Not much going on in Estonia these days. So many people have been taking pot shots at the new labour legislation that it now bears a striking resemblance to a collander, and there's apparently a new Chancellor of Justice that everyone is more or less happy about. Everyone is worried about the economy, but with the exception of a few isolated incidents like the Kreenholm closure and the fall in rail transit volumes, nobody's actually all that inconvenienced so far. 2008 is supposed to be the year when the economy bottoms out, and then starts a slow growth again.

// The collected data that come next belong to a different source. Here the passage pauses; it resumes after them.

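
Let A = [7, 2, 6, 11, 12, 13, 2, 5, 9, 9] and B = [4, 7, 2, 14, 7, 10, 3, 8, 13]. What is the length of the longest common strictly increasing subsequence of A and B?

2

For each value that appears in both, track the longest common increasing run ending there.
The best achievable length is 2; one witness is 7, 13 (A-positions 1,6, B-positions 2,9).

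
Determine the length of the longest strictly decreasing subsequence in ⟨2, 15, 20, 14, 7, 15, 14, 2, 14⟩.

4

Let dp[i] be the longest decreasing subsequence ending at position i. Then dp = [1, 1, 1, 2, 3, 2, 3, 4, 3].
The maximum is 4; one witness is 15, 14, 7, 2 at positions 2,4,5,8.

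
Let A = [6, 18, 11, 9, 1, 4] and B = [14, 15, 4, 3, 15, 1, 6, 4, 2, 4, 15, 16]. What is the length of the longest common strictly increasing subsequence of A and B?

For each value that appears in both, track the longest common increasing run ending there.
The best achievable length is 2; one witness is 1, 4 (A-positions 5,6, B-positions 6,8).

2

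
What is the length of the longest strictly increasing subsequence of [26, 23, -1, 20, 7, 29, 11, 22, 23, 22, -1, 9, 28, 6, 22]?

Let dp[i] be the longest increasing subsequence ending at position i. Then dp = [1, 1, 1, 2, 2, 3, 3, 4, 5, 4, 1, 3, 6, 2, 4].
The maximum is 6; one witness is -1, 7, 11, 22, 23, 28 at positions 3,5,7,8,9,13.

6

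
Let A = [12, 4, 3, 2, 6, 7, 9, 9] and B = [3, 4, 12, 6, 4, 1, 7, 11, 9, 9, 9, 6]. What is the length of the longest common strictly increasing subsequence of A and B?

4

For each value that appears in both, track the longest common increasing run ending there.
The best achievable length is 4; one witness is 3, 6, 7, 9 (A-positions 3,5,6,7, B-positions 1,4,7,9).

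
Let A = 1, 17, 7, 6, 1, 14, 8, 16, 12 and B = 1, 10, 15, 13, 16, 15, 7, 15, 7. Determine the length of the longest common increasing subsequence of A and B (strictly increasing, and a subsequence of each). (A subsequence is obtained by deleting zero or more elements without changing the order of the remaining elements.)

2

A longest common strictly increasing subsequence is 1, 16 (length 2); it appears in order in both A and B, and no longer such subsequence exists.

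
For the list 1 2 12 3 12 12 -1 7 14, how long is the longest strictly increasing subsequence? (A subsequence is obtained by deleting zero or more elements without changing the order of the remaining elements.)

Let dp[i] be the longest increasing subsequence ending at position i. Then dp = [1, 2, 3, 3, 4, 4, 1, 4, 5].
The maximum is 5; one witness is 1, 2, 3, 12, 14 at positions 1,2,4,5,9.

5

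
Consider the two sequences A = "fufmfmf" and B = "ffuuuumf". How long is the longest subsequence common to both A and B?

4

A longest common subsequence is fumf (length 4); the LCS DP confirms no longer common subsequence exists.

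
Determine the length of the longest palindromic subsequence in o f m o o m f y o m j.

8

One longest palindromic subsequence is ofmoomfo (positions 1,2,3,4,5,6,7,9); it reads the same forward and backward, and the interval DP gives dp[1][11] = 8.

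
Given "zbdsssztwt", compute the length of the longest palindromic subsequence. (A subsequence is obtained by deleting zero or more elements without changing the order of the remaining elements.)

One longest palindromic subsequence is zsssz (positions 1,4,5,6,7); it reads the same forward and backward, and the interval DP gives dp[1][10] = 5.

5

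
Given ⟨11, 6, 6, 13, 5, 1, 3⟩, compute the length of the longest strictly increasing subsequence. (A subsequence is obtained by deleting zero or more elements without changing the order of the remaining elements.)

Let dp[i] be the longest increasing subsequence ending at position i. Then dp = [1, 1, 1, 2, 1, 1, 2].
The maximum is 2; one witness is 11, 13 at positions 1,4.

2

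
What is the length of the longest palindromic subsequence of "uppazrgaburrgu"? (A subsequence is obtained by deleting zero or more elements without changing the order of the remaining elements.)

6

One longest palindromic subsequence is ugrrgu (positions 1,7,11,12,13,14); it reads the same forward and backward, and the interval DP gives dp[1][14] = 6.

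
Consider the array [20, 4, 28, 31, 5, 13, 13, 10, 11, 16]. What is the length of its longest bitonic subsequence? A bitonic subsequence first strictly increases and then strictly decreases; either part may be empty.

One longest bitonic subsequence is 20, 28, 31, 13, 11 (positions 1,3,4,7,9): it rises to 31 then falls. Length 5 is optimal.

5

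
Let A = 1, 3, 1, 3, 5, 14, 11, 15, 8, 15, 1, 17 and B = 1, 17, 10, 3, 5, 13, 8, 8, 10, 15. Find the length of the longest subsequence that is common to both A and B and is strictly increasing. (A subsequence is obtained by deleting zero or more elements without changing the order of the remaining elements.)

5

A longest common strictly increasing subsequence is 1, 3, 5, 8, 15 (length 5); it appears in order in both A and B, and no longer such subsequence exists.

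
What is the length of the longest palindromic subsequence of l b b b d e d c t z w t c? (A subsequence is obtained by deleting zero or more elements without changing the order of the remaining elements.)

One longest palindromic subsequence is ctwtc (positions 8,9,11,12,13); it reads the same forward and backward, and the interval DP gives dp[1][13] = 5.

5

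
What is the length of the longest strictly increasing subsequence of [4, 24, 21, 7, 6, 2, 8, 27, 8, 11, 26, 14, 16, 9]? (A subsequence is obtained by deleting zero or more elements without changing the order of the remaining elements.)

6

Scanning left to right, the best length ending at each element is: 4→1, 24→2, 21→2, 7→2, 6→2, 2→1, 8→3, 27→4, 8→3, 11→4, 26→5, 14→5, 16→6, 9→4.
So the longest increasing subsequence has length 6, e.g. 4, 7, 8, 11, 14, 16.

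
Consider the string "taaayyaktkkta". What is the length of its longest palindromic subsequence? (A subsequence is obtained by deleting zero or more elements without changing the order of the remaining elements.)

Using dp[i][j] = 2 + dp[i+1][j−1] if the ends match, else max(dp[i+1][j], dp[i][j−1]):
dp[1][13] = 6. A witness is atkkta at positions 2,9,10,11,12,13.

6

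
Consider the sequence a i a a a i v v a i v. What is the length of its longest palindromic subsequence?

7

One longest palindromic subsequence is aiaaaia (positions 1,2,3,4,5,6,9); it reads the same forward and backward, and the interval DP gives dp[1][11] = 7.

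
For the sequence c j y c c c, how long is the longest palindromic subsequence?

One longest palindromic subsequence is cccc (positions 1,4,5,6); it reads the same forward and backward, and the interval DP gives dp[1][6] = 4.

4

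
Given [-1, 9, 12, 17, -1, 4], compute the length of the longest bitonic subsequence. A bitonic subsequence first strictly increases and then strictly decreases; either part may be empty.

5

One longest bitonic subsequence is -1, 9, 12, 17, 4 (positions 1,2,3,4,6): it rises to 17 then falls. Length 5 is optimal.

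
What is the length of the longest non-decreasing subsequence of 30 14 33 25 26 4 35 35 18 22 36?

6

Scanning left to right, the best length ending at each element is: 30→1, 14→1, 33→2, 25→2, 26→3, 4→1, 35→4, 35→5, 18→2, 22→3, 36→6.
So the longest non-decreasing subsequence has length 6, e.g. 14, 25, 26, 35, 35, 36.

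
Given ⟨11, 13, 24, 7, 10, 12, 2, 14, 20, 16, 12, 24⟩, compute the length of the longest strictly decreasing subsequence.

4

Scanning left to right, the best length ending at each element is: 11→1, 13→1, 24→1, 7→2, 10→2, 12→2, 2→3, 14→2, 20→2, 16→3, 12→4, 24→1.
So the longest decreasing subsequence has length 4, e.g. 24, 20, 16, 12.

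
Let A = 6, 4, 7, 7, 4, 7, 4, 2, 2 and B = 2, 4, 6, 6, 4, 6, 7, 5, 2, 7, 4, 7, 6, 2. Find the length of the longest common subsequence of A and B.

Backtracking the LCS table gives one alignment: 6 (A1,B4) → 4 (A2,B5) → 7 (A3,B7) → 7 (A4,B10) → 4 (A5,B11) → 7 (A6,B12) → 2 (A9,B14).
So the longest common subsequence has length 7.

7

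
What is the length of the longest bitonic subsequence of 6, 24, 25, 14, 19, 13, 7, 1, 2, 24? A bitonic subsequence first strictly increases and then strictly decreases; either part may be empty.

Let inc[i] be the LIS ending at i and dec[i] the longest strictly decreasing subsequence starting at i. inc = [1, 2, 3, 2, 3, 2, 2, 1, 2, 4], dec = [2, 5, 5, 4, 4, 3, 2, 1, 1, 1].
max_i inc[i]+dec[i]−1 = 7, with one witness 6, 24, 25, 19, 13, 7, 2.

7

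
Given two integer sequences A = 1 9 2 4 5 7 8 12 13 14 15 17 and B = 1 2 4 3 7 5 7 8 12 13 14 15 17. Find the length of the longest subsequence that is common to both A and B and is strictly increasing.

11

For each value that appears in both, track the longest common increasing run ending there.
The best achievable length is 11; one witness is 1, 2, 4, 5, 7, 8, 12, 13, 14, 15, 17 (A-positions 1,3,4,5,6,7,8,9,10,11,12, B-positions 1,2,3,6,7,8,9,10,11,12,13).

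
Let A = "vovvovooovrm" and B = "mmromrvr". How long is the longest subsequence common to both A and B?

A longest common subsequence is ovr (length 3); the LCS DP confirms no longer common subsequence exists.

3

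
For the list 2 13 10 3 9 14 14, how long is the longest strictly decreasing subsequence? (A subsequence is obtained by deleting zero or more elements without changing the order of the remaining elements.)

Let dp[i] be the longest decreasing subsequence ending at position i. Then dp = [1, 1, 2, 3, 3, 1, 1].
The maximum is 3; one witness is 13, 10, 3 at positions 2,3,4.

3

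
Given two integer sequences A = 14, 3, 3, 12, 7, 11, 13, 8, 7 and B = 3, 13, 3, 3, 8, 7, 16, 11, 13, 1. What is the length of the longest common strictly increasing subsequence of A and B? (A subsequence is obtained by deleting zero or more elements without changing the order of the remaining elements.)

For each value that appears in both, track the longest common increasing run ending there.
The best achievable length is 4; one witness is 3, 7, 11, 13 (A-positions 2,5,6,7, B-positions 1,6,8,9).

4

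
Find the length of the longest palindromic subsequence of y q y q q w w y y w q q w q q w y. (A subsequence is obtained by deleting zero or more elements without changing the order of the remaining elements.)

One longest palindromic subsequence is yqqwwyywwqqy (positions 1,4,5,6,7,8,9,10,13,14,15,17); it reads the same forward and backward, and the interval DP gives dp[1][17] = 12.

12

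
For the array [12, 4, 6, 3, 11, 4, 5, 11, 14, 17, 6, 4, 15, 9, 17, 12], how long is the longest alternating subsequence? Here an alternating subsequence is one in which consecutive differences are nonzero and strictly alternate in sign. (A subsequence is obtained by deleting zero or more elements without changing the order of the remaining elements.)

12

Track the best alternating length ending on an up-step vs a down-step at each position: up/down = 1/1, 1/2, 3/2, 1/4, 5/2, 5/6, 7/6, 7/2, 7/1, 7/1, 7/8, 5/8, 9/8, 9/10, 11/1, 11/12.
The maximum over both is 12; one such subsequence is 12, 4, 6, 3, 11, 4, 11, 6, 15, 9, 17, 12.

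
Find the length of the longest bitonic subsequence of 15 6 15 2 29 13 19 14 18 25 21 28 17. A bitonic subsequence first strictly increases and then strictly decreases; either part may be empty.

7

One longest bitonic subsequence is 6, 13, 14, 18, 25, 21, 17 (positions 2,6,8,9,10,11,13): it rises to 25 then falls. Length 7 is optimal.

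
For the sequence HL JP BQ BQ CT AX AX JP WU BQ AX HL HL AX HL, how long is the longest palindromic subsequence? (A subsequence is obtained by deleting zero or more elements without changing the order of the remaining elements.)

One longest palindromic subsequence is HL AX AX BQ AX AX HL (positions 1,6,7,10,11,14,15); it reads the same forward and backward, and the interval DP gives dp[1][15] = 7.

7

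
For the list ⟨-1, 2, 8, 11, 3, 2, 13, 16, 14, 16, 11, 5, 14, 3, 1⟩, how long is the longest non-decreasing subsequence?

7

Scanning left to right, the best length ending at each element is: -1→1, 2→2, 8→3, 11→4, 3→3, 2→3, 13→5, 16→6, 14→6, 16→7, 11→5, 5→4, 14→7, 3→4, 1→2.
So the longest non-decreasing subsequence has length 7, e.g. -1, 2, 8, 11, 13, 16, 16.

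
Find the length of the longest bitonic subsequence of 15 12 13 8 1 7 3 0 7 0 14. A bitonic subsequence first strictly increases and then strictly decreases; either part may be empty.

One longest bitonic subsequence is 15, 13, 8, 7, 3, 0 (positions 1,3,4,6,7,10): it rises to 15 then falls. Length 6 is optimal.

6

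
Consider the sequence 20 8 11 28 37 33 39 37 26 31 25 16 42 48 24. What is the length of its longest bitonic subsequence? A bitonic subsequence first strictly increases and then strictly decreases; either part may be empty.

Let inc[i] be the LIS ending at i and dec[i] the longest strictly decreasing subsequence starting at i. inc = [1, 1, 2, 3, 4, 4, 5, 5, 3, 4, 3, 3, 6, 7, 4], dec = [2, 1, 1, 4, 5, 4, 5, 4, 3, 3, 2, 1, 2, 2, 1].
max_i inc[i]+dec[i]−1 = 9, with one witness 8, 11, 28, 37, 39, 37, 31, 25, 24.

9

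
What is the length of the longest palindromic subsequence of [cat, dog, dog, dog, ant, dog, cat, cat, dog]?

One longest palindromic subsequence is cat dog dog dog dog cat (positions 1,2,3,4,6,8); it reads the same forward and backward, and the interval DP gives dp[1][9] = 6.

6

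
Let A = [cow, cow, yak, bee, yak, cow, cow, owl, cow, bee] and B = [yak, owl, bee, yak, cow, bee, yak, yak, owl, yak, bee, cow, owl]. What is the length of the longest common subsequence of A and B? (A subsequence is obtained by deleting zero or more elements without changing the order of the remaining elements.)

A longest common subsequence is yak, bee, yak, cow, cow, owl (length 6); the LCS DP confirms no longer common subsequence exists.

6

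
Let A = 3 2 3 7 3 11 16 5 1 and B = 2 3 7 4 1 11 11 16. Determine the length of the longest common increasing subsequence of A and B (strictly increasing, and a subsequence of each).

For each value that appears in both, track the longest common increasing run ending there.
The best achievable length is 5; one witness is 2, 3, 7, 11, 16 (A-positions 2,3,4,6,7, B-positions 1,2,3,6,8).

5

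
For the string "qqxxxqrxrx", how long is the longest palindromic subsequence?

5

One longest palindromic subsequence is xrxrx (positions 3,7,8,9,10); it reads the same forward and backward, and the interval DP gives dp[1][10] = 5.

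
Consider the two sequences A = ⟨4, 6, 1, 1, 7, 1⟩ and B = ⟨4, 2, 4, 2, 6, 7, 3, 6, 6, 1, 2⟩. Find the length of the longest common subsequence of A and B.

A longest common subsequence is 4, 6, 7, 1 (length 4); the LCS DP confirms no longer common subsequence exists.

4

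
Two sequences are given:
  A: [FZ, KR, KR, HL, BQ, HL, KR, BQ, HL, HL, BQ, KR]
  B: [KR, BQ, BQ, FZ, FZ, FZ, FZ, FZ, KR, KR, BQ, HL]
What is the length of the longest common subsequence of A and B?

5

A longest common subsequence is FZ, KR, KR, BQ, HL (length 5); the LCS DP confirms no longer common subsequence exists.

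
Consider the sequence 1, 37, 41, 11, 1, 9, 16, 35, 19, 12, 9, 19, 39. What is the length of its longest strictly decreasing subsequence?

Let dp[i] be the longest decreasing subsequence ending at position i. Then dp = [1, 1, 1, 2, 3, 3, 2, 2, 3, 4, 5, 3, 2].
The maximum is 5; one witness is 37, 35, 19, 12, 9 at positions 2,8,9,10,11.

5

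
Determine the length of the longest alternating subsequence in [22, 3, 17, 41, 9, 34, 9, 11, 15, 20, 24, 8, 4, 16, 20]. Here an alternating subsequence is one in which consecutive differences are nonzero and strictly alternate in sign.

9

Track the best alternating length ending on an up-step vs a down-step at each position: up/down = 1/1, 1/2, 3/2, 3/1, 3/4, 5/4, 3/6, 7/6, 7/6, 7/6, 7/6, 3/8, 3/8, 9/8, 9/8.
The maximum over both is 9; one such subsequence is 22, 3, 17, 9, 34, 9, 11, 8, 16.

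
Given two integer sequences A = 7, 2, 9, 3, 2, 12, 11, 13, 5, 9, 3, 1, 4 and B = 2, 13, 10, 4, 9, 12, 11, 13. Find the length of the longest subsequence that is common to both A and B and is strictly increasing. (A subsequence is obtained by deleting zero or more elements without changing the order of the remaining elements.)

A longest common strictly increasing subsequence is 2, 9, 12, 13 (length 4); it appears in order in both A and B, and no longer such subsequence exists.

4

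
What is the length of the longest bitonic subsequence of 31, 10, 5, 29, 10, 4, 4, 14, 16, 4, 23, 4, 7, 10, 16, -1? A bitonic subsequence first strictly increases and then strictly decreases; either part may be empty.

7

Let inc[i] be the LIS ending at i and dec[i] the longest strictly decreasing subsequence starting at i. inc = [1, 1, 1, 2, 2, 1, 1, 3, 4, 1, 5, 1, 2, 3, 4, 1], dec = [5, 4, 3, 4, 3, 2, 2, 3, 3, 2, 3, 2, 2, 2, 2, 1].
max_i inc[i]+dec[i]−1 = 7, with one witness 5, 10, 14, 16, 23, 16, -1.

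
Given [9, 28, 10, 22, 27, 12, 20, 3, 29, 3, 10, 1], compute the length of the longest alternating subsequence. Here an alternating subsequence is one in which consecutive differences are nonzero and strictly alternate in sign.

Track the best alternating length ending on an up-step vs a down-step at each position: up/down = 1/1, 2/1, 2/3, 4/3, 4/3, 4/5, 6/5, 1/7, 8/1, 1/9, 10/9, 1/11.
The maximum over both is 11; one such subsequence is 9, 28, 10, 22, 12, 20, 3, 29, 3, 10, 1.

11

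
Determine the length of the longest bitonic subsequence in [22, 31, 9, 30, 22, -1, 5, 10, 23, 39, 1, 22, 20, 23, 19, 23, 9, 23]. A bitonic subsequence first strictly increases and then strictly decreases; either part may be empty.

9

Let inc[i] be the LIS ending at i and dec[i] the longest strictly decreasing subsequence starting at i. inc = [1, 2, 1, 2, 2, 1, 2, 3, 4, 5, 2, 4, 4, 5, 4, 5, 3, 5], dec = [4, 7, 3, 6, 4, 1, 2, 2, 5, 5, 1, 4, 3, 3, 2, 2, 1, 1].
max_i inc[i]+dec[i]−1 = 9, with one witness -1, 5, 10, 23, 39, 22, 20, 19, 9.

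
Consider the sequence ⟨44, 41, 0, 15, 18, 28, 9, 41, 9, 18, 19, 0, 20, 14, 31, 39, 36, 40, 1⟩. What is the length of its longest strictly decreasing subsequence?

One longest decreasing subsequence is 44, 41, 28, 18, 14, 1 (positions 1,2,6,10,14,19), of length 6; no longer one exists.

6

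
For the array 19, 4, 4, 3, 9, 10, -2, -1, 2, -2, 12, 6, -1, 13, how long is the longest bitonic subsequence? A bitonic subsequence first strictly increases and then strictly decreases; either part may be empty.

6

Let inc[i] be the LIS ending at i and dec[i] the longest strictly decreasing subsequence starting at i. inc = [1, 1, 1, 1, 2, 3, 1, 2, 3, 1, 4, 4, 2, 5], dec = [5, 4, 4, 3, 3, 3, 1, 2, 2, 1, 3, 2, 1, 1].
max_i inc[i]+dec[i]−1 = 6, with one witness 4, 9, 10, 12, 6, -1.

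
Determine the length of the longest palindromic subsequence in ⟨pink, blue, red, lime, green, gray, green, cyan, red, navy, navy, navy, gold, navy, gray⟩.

One longest palindromic subsequence is gray navy navy navy navy gray (positions 6,10,11,12,14,15); it reads the same forward and backward, and the interval DP gives dp[1][15] = 6.

6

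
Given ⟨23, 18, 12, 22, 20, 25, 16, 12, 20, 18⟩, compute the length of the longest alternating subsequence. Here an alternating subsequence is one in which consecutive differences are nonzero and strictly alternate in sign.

Track the best alternating length ending on an up-step vs a down-step at each position: up/down = 1/1, 1/2, 1/2, 3/2, 3/4, 5/1, 3/6, 1/6, 7/6, 7/8.
The maximum over both is 8; one such subsequence is 23, 18, 22, 20, 25, 16, 20, 18.

8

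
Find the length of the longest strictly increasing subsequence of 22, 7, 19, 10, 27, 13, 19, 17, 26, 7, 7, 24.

5

One longest increasing subsequence is 7, 10, 13, 19, 26 (positions 2,4,6,7,9), of length 5; no longer one exists.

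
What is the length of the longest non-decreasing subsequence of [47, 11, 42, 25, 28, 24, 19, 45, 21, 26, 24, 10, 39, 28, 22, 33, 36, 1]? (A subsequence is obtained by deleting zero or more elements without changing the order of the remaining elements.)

7

Let dp[i] be the longest non-decreasing subsequence ending at position i. Then dp = [1, 1, 2, 2, 3, 2, 2, 4, 3, 4, 4, 1, 5, 5, 4, 6, 7, 1].
The maximum is 7; one witness is 11, 19, 21, 26, 28, 33, 36 at positions 2,7,9,10,14,16,17.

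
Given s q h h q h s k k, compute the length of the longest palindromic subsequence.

6

One longest palindromic subsequence is sqhhqs (positions 1,2,3,4,5,7); it reads the same forward and backward, and the interval DP gives dp[1][9] = 6.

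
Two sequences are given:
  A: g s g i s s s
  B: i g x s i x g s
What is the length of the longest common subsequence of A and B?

A longest common subsequence is gsgs (length 4); the LCS DP confirms no longer common subsequence exists.

4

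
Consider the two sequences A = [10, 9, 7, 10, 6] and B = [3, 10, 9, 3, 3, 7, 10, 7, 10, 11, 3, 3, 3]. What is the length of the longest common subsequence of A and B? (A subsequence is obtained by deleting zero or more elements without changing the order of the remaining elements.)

A longest common subsequence is 10, 9, 7, 10 (length 4); the LCS DP confirms no longer common subsequence exists.

4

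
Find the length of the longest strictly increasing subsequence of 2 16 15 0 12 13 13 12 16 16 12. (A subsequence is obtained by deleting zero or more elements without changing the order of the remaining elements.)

One longest increasing subsequence is 2, 12, 13, 16 (positions 1,5,6,9), of length 4; no longer one exists.

4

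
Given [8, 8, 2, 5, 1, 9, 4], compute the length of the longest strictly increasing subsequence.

3

Let dp[i] be the longest increasing subsequence ending at position i. Then dp = [1, 1, 1, 2, 1, 3, 2].
The maximum is 3; one witness is 2, 5, 9 at positions 3,4,6.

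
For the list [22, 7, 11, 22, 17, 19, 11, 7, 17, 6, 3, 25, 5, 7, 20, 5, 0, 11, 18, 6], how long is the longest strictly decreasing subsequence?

7

Scanning left to right, the best length ending at each element is: 22→1, 7→2, 11→2, 22→1, 17→2, 19→2, 11→3, 7→4, 17→3, 6→5, 3→6, 25→1, 5→6, 7→4, 20→2, 5→6, 0→7, 11→4, 18→3, 6→5.
So the longest decreasing subsequence has length 7, e.g. 22, 17, 11, 7, 6, 3, 0.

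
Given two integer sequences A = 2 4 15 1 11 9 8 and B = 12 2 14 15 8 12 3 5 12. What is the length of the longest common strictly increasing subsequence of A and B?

For each value that appears in both, track the longest common increasing run ending there.
The best achievable length is 2; one witness is 2, 15 (A-positions 1,3, B-positions 2,4).

2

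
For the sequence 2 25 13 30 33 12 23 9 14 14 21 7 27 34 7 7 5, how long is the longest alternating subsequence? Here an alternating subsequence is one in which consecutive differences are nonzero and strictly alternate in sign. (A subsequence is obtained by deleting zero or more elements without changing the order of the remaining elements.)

Track the best alternating length ending on an up-step vs a down-step at each position: up/down = 1/1, 2/1, 2/3, 4/1, 4/1, 2/5, 6/5, 2/7, 8/7, 8/7, 8/7, 2/9, 10/5, 10/1, 2/11, 2/11, 2/11.
The maximum over both is 11; one such subsequence is 2, 25, 13, 30, 12, 23, 9, 14, 7, 27, 7.

11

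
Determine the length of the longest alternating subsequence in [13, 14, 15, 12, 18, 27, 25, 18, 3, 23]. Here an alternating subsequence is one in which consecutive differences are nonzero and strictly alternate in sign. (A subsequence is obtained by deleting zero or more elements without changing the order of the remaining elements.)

6

Track the best alternating length ending on an up-step vs a down-step at each position: up/down = 1/1, 2/1, 2/1, 1/3, 4/1, 4/1, 4/5, 4/5, 1/5, 6/5.
The maximum over both is 6; one such subsequence is 13, 14, 12, 27, 18, 23.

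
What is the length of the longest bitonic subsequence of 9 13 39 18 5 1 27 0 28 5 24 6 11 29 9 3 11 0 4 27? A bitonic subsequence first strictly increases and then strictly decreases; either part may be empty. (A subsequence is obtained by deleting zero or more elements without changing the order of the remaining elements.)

10

One longest bitonic subsequence is 9, 13, 18, 27, 28, 24, 11, 9, 3, 0 (positions 1,2,4,7,9,11,13,15,16,18): it rises to 28 then falls. Length 10 is optimal.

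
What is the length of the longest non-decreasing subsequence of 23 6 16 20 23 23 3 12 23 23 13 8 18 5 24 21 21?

8

Scanning left to right, the best length ending at each element is: 23→1, 6→1, 16→2, 20→3, 23→4, 23→5, 3→1, 12→2, 23→6, 23→7, 13→3, 8→2, 18→4, 5→2, 24→8, 21→5, 21→6.
So the longest non-decreasing subsequence has length 8, e.g. 6, 16, 20, 23, 23, 23, 23, 24.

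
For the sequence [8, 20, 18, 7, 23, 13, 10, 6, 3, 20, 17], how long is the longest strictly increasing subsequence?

3

One longest increasing subsequence is 8, 20, 23 (positions 1,2,5), of length 3; no longer one exists.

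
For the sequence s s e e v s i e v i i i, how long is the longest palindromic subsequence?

4

One longest palindromic subsequence is iiii (positions 7,10,11,12); it reads the same forward and backward, and the interval DP gives dp[1][12] = 4.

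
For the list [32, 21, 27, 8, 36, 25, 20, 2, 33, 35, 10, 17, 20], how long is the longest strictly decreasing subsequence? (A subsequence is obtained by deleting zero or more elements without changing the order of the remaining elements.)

5

Let dp[i] be the longest decreasing subsequence ending at position i. Then dp = [1, 2, 2, 3, 1, 3, 4, 5, 2, 2, 5, 5, 4].
The maximum is 5; one witness is 32, 27, 25, 20, 2 at positions 1,3,6,7,8.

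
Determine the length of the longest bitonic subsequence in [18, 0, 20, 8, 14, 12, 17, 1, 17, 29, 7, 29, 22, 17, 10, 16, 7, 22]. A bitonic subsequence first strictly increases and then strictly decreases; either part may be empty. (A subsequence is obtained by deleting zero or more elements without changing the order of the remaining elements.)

Let inc[i] be the LIS ending at i and dec[i] the longest strictly decreasing subsequence starting at i. inc = [1, 1, 2, 2, 3, 3, 4, 2, 4, 5, 3, 5, 5, 4, 4, 5, 3, 6], dec = [5, 1, 5, 2, 4, 3, 3, 1, 3, 5, 1, 5, 4, 3, 2, 2, 1, 1].
max_i inc[i]+dec[i]−1 = 9, with one witness 0, 8, 14, 17, 29, 22, 17, 16, 7.

9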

Petrol prices are ridiculous. We're not happy, but it looks like the economy is going to get away with a soft landing after all. The State of the Union is str.... no, sorry, that's wrong.

Having largely and purposefully ignored the holidays this year (I didn't even bake any piparkooks!), I have found myself with a bit of extra cash, which I splurged on a nice, shiny new TV. It's an LG, 32", and I snagged it in a special offer for less than 8 grand, or 500 Euro, which is quite a deal. Movie night in Tartu, anyone?

They also gave me a Viking Line gift card with the TV. I've been to Helsinki exactly once so far, on a day trip, and I have a slight problem thinking of any worthwhile sightseeing over there, other than the Kiasma museum and the statue of Mannerheim in front of it. Suggestions?